James Calvin Bird (February 11, 1938 – June 19, 2013) was an American football halfback who played college football for the Kentucky Wildcats and spent an off-season in the American Football League (AFL) with the New York Jets as a wide receiver.

==Early life==
Bird grew up in Corbin, Kentucky and played football and basketball and ran track at Corbin High School. He was one of four brothers, all of whom played sports at Corbin and later in college. In football, he led his team to the state championship as a junior and was selected All-State as a junior and senior. He also set the state scoring record his junior year and the national scoring record his senior year, the latter in which he scored 264 points. In basketball, he averaged 32 points per game as a senior. The school later retired his No. 66 football jersey.

==College career==
Bird attended the University of Kentucky and played football for head coach Blanton Collier. He played five positions for the Wildcats, including halfback, kick returner, wide receiver, and defensive back. He was chosen as Southeastern Conference (SEC) Sophomore of the Year in 1958 after leading the conference in receptions and receiving yards. He was a second-team All-SEC selection in 1959 and a first-team All-SEC selection as a senior in 1960.

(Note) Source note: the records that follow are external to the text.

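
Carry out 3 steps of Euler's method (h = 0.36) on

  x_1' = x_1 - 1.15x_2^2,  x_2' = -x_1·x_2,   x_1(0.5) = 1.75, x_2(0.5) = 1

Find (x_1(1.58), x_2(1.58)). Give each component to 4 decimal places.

Euler on (x_1,x_2): x_1_{n+1} = x_1_n + h·x_1', x_2_{n+1} = x_2_n + h·x_2'.
0.500000: (1.750000, 1.000000); f=(0.600000, -1.750000) → (1.966000, 0.370000)
0.860000: (1.966000, 0.370000); f=(1.808565, -0.727420) → (2.617083, 0.108129)
1.220000: (2.617083, 0.108129); f=(2.603638, -0.282982) → (3.554393, 0.006255)
(x_1(1.58), x_2(1.58)) ≈ (3.5544, 0.0063)

3.5544, 0.0063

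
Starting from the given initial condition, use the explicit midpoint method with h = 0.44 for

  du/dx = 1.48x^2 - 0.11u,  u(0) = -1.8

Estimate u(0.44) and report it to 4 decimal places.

-1.6835

Midpoint: k1 = f(x_n, u_n); k2 = f(x_n + h/2, u_n + (h/2)·k1); u_{n+1} = u_n + h·k2.
x=0.000000, u=-1.800000:
  k1 = f(0.000000, -1.800000) = 0.198000
  k2 = f(0.220000, -1.756440) = 0.264840
  u ← -1.800000 + 0.44·0.264840 = -1.683470
u(0.44) ≈ -1.6835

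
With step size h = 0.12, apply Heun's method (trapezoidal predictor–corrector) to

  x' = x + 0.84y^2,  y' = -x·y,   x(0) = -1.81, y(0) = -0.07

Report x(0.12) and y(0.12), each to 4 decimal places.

-2.0396, -0.0880

Heun on (x,y): k1 = f(t_n, state_n); k2 = f(t_n + h, state_n + h·k1); state_{n+1} = state_n + (h/2)·(k1 + k2).
0.000000: (-1.810000, -0.070000)
  k1 = (-1.805884, -0.126700)
  predictor → (-2.026706, -0.085204)
  k2 = (-2.020608, -0.172683)
  → (-2.039590, -0.087963)
(x(0.12), y(0.12)) ≈ (-2.0396, -0.0880)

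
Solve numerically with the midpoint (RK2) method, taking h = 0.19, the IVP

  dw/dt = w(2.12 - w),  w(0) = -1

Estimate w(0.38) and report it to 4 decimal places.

-4.0830

Midpoint: k1 = f(t_n, w_n); k2 = f(t_n + h/2, w_n + (h/2)·k1); w_{n+1} = w_n + h·k2.
t=0.000000, w=-1.000000:
  k1 = f(0.000000, -1.000000) = -3.120000
  k2 = f(0.095000, -1.296400) = -4.429021
  w ← -1.000000 + 0.19·(-4.429021) = -1.841514
t=0.190000, w=-1.841514:
  k1 = f(0.190000, -1.841514) = -7.295183
  k2 = f(0.285000, -2.534556) = -11.797236
  w ← -1.841514 + 0.19·(-11.797236) = -4.082989
w(0.38) ≈ -4.0830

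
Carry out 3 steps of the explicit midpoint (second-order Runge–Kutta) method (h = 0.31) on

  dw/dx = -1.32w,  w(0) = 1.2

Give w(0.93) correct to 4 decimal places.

0.3683

Midpoint: k1 = f(x_n, w_n); k2 = f(x_n + h/2, w_n + (h/2)·k1); w_{n+1} = w_n + h·k2.
x=0.000000, w=1.200000:
  k1 = f(0.000000, 1.200000) = -1.584000
  k2 = f(0.155000, 0.954480) = -1.259914
  w ← 1.200000 + 0.31·(-1.259914) = 0.809427
x=0.310000, w=0.809427:
  k1 = f(0.310000, 0.809427) = -1.068443
  k2 = f(0.465000, 0.643818) = -0.849840
  w ← 0.809427 + 0.31·(-0.849840) = 0.545976
x=0.620000, w=0.545976:
  k1 = f(0.620000, 0.545976) = -0.720689
  k2 = f(0.775000, 0.434270) = -0.573236
  w ← 0.545976 + 0.31·(-0.573236) = 0.368273
w(0.93) ≈ 0.3683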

Bird led Kentucky in receiving and all-purpose yards in each of his three seasons playing for the team. His proudest achievement was beating Tennessee all three seasons. In 1958 and 1959 he scored every point Kentucky made against Tennessee. He played in three all-star games following his senior season and was the most valuable player of the All-American All-Star Game. In 1997 his No. 21 jersey was retired by Kentucky. In 2005, he was elected as a charter member into the University of Kentucky Athletics Hall of Fame.

==Professional football and later life==
Bird was drafted in 1961 by the Cleveland Browns of the National Football League and the San Diego Chargers of the American Football League, though he did not play for either team. He joined the New York Jets in the summer of 1963 as a wide receiver, but was cut by the team before the season and did not see any playing time. He married while a senior at Kentucky to Okeh Jean in 1960, and they remained together until his death 53 years later on June 19, 2013.

==Family==
Bird and his three brothers—Jerry, Rodger, and Billy—each played sports in high school and at the University of Kentucky. Jerry played basketball for Kentucky from 1954 to 1956, and his No. 22 jersey is retired by the Kentucky basketball team. Billy played football at Kentucky in the early 1960s. Rodger was a two-time All-SEC halfback for the Wildcats in 1964 and 1965 and played three seasons in the AFL for the Oakland Raiders. His jersey was also retired by Kentucky.